A gastroprokinetic agent, gastrokinetic, or prokinetic, is a type of drug which enhances gastrointestinal motility by increasing the frequency of contractions in the small intestine or making them stronger, but without disrupting their rhythm. They are used to relieve gastrointestinal symptoms such as abdominal discomfort, bloating, constipation, heart burn, nausea, and vomiting. They are used to treat a number of gastrointestinal disorders, including irritable bowel syndrome, gastritis, acid reflux disease,[1] gastroparesis, and functional dyspepsia.

Most of these drugs are grouped under ATC code A03F.


Activation of a wide range of serotonin receptors by serotonin itself or by certain prokinetic drugs results in enhanced gastrointestinal motility.[2] Other prokinetic drugs may increase acetylcholine concentrations by stimulating the M1 receptor which causes acetylcholine release, or by inhibiting the enzyme acetylcholinesterase which metabolizes acetylcholine. Higher acetylcholine levels increase gastrointestinal peristalsis and further increase pressure on the lower esophageal sphincter, thereby stimulating gastrointestinal motility, accelerating gastric emptying, and improving gastro-duodenal coordination.

The 5-HT4 receptor is thought to play a significant role in both the physiology and pathophysiology of GI tract motility.[3] Therefore, 5-HT4 receptors have been identified as potential therapeutic targets for diseases related to GI dysmotility such as chronic constipation.
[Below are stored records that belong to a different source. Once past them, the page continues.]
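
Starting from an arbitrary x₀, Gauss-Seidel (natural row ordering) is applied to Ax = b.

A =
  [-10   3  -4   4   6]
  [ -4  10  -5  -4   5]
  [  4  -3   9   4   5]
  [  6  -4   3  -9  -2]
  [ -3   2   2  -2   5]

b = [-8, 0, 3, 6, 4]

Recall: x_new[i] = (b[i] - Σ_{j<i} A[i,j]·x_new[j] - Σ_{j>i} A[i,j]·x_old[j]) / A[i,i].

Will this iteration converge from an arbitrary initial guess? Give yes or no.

no

Diagonal D = diag(-10, 10, 9, -9, 5); L, U strict lower/upper.
Gauss-Seidel: T = -(D+L)⁻¹U, row 0 first, T[0,3] = -(4)/(-10) = +0.4000; later rows by forward substitution.
  T[0,:] = [+0.0000, +0.3000, -0.4000, +0.4000, +0.6000]
  T[1,:] = [+0.0000, +0.1200, +0.3400, +0.5600, -0.2600]
  T[2,:] = [+0.0000, -0.0933, +0.2911, -0.4356, -0.9089]
  T[3,:] = [+0.0000, +0.1156, -0.3207, -0.1274, -0.0096]
  T[4,:] = [+0.0000, +0.2156, -0.6207, +0.1393, +0.8237]
|eigenvalues of T|: 1.3262, 0.5534, 0.2933, 0.0413, 0.0000.
ρ(T) = max|λ| = 1.3262; 1.3262 > 1: divergent.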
Some of these prokinetic agents, such as mosapride and cisapride, classic benzamides, have only moderate affinity for 5HT4 receptors. In recent years, it has become clear that the selectivity profile is a major determinant of the risk-benefit profile of this class of agent. As such, the relatively poor selectivity profile of cisapride versus other receptors (especially hERG [human ether-a-go-go K+] channels) contributes to its potential to cause cardiac arrhythmias. Prucalopride, a first in class benzofuran, is a selective, high affinity serotonin (5-HT4) receptor agonist that stimulates colonic mass movements, which provide the main propulsive force to defecation.[4][5] SSRIs have been found to have prokinetic actions on the small intestine.[6]

Other molecules, including macrolides such as mitemcinal and erythromycin, have affinity for the motilin receptor where they act as agonists resulting in prokinetic properties.[7][8][9]